Aerodynamic Shape Optimization of an Aircraft Propulsor Air Intake with Boundary Layer Ingestion

Abstract

The growth of the airline industry has highlighted the need for more environmentally conscious aviation, leading to the conceptualization of more fuel-efficient aircraft. One concept that has received significant attention and has been associated with improved fuel efficiency is the boundary layer ingesting (BLI) propulsion system, which refers to the ingesting of the aircraft wake by the propulsors. Although BLI has theoretically been proven to reduce fuel burn, this can potentially be offset by the reduced efficiency and stability experienced by the propulsor in the presence of distorted inflow. Therefore, engine intakes must be optimized in order to mitigate the effects of BLI on the propulsion system. In this work, the shape optimization of a BLI intake is investigated using a free-form deformation technique in combination with a multi-objective genetic algorithm, in order to minimize pressure losses and distortion at the engine inlet.
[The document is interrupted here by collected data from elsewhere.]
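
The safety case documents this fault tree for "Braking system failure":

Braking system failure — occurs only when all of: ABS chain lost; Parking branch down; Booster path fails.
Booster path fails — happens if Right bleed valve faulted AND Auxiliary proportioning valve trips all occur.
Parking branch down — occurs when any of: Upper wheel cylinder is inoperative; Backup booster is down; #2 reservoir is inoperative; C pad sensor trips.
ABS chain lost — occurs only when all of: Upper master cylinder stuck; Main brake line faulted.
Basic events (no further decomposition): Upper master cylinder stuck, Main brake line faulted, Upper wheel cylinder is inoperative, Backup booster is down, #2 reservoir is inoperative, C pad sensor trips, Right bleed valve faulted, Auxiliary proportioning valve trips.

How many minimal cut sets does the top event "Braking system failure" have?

4

ABS chain lost [AND]: one cut set from each child combined → 1 × 1 = 1 cut set(s).
Parking branch down [OR]: union of children's cut sets → 4 cut set(s).
Booster path fails [AND]: one cut set from each child combined → 1 × 1 = 1 cut set(s).
Braking system failure [AND]: one cut set from each child combined → 1 × 4 × 1 = 4 cut set(s).
Minimal cut sets: {Auxiliary proportioning valve trips, Main brake line faulted, Right bleed valve faulted, Upper master cylinder stuck, Upper wheel cylinder is inoperative}; {Auxiliary proportioning valve trips, Backup booster is down, Main brake line faulted, Right bleed valve faulted, Upper master cylinder stuck}; {#2 reservoir is inoperative, Auxiliary proportioning valve trips, Main brake line faulted, Right bleed valve faulted, Upper master cylinder stuck}; {Auxiliary proportioning valve trips, C pad sensor trips, Main brake line faulted, Right bleed valve faulted, Upper master cylinder stuck}.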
The optimization is performed on an S-duct intake at a cruise altitude of approximately 37,000 feet and a free stream Mach number of 0.7. An optimization strategy was developed for the task which was able to produce a Pareto optimal set of designs with improved pressure recovery and distortion. The general trend of the optimal designs shows that to reduce distortion the optimizer accelerates the flow to reduce the size of the low total pressure region and increase the dynamic pressure at the engine inlet. In contrast, the pressure recovery was increased by reducing velocity as well as shifting the maximum velocity region to the outlet, which reduces the viscous dissipation losses within the intake. The final result is a fully autonomous optimization strategy resulting in reduced pressure losses and reduced distortion leading to higher efficiency BLI S-duct intake designs.